Amidst the chaos, confusion, and speculation of End Time prophecies, what truly matters? I wondered this as anxiety about what will become of me/us ‘if’ time is at an end…..
Where my conscience is at!
Will it be a “good day to die”? Every day should be a good day to die. My conscience should be in a place where no fear or niggling doubt could harm me. No ‘thing’ should cause unrest in my mind. I should know, with certainty, where I stand with God… with the whole scheme of things.
Why does it matter?
If my experience in the afterlife is influenced–or based on–the level where my mind is at at my point of death, then, I would want to make sure I am in some way at peace with myself.
I think again of the saying about the mustard seed. If I had but a tiny, minuscule size amount of faith (the size of a mustard seed), I’ll be okay.
Faith in what?
Faith in knowing that there is a Great Being in control of the whole thing of life, and that that Being wants all the best for me/for us… perhaps for ‘Itself. And if I were to believe this, to any greater or lesser degree, then, regardless of how things seem, or how things might become, I WILL BE OK.
Even if I feel I am wretched, the Great One truly knows me more than I know myself, and knows that I am only a little light that lost its way….A little light that took fright at the reflection of its own self…A little light, battered, bruised, and hardened against the elements; became gnarled and tormented…became ‘wretched’; all because it was terrified.

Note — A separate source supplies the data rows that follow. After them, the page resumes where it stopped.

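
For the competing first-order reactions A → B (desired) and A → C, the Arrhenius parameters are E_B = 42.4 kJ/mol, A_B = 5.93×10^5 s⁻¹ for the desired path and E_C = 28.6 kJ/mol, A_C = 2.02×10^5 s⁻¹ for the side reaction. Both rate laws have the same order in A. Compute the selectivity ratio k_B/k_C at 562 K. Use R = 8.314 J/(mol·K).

0.153

Since both paths have the same order in A, the concentration cancels and S_{B/C} = k_B/k_C = (A_B/A_C)·exp[(E_C−E_B)/(RT)].
(E_C−E_B)/(RT) = (28.6−42.4)×10³/(8.314×562) = -13800/4672 = -2.953.
k_B/k_C = (5.93×10^5/2.02×10^5)·exp(-2.953) = 2.936 × 0.05216 = 0.153.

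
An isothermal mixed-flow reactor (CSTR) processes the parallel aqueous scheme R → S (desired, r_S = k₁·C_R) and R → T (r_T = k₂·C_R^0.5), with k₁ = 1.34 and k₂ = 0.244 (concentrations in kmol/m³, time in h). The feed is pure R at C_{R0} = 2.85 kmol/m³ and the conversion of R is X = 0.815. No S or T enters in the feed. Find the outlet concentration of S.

Exit C_R = C_{R0}(1−X) = 2.85×0.185 = 0.5273 kmol/m³.
A CSTR operates uniformly at the exit composition, giving r_S = 0.7065 and r_T = 0.1772 (each k·C_R^n at C_R = 0.5273).
Fraction of consumed R going to S: r_S/(r_S+r_T) = 0.7995.
C_S = 0.7995·C_{R0}·X = 0.7995×2.85×0.815 = 1.86 kmol/m³.

1.86 kmol/m³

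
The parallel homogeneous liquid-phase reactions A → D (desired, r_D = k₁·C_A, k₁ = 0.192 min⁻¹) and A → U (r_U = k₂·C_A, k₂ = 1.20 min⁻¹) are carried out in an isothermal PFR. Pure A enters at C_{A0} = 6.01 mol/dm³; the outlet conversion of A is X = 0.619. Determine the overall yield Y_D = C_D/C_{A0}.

C_A = C_{A0}(1−X) = 2.290 mol/dm³.
Both paths are first order in A, so the instantaneous fraction to D is constant: dC_D/d(−C_A) = k₁/(k₁+k₂) = 0.1379.
C_D = 0.1379·(C_{A0}−C_A) = 0.1379×3.720 = 0.513 mol/dm³.
Y_D = C_D/C_{A0} = 0.5131/6.01 = 0.0854.

0.0854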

And, on me, the Great Being will have Mercy. The Great Love of the Great Being will draw me back in to Itself; and once again, I will be safe, I will be home.
So, do we need to fear being ‘left behind’, or ending up in hell? Not if we have a mustard seed of faith, we don’t.
Although I may be wretched, God, I know that You know me more than I know myself. And, it is You I will trust. In love for ever more.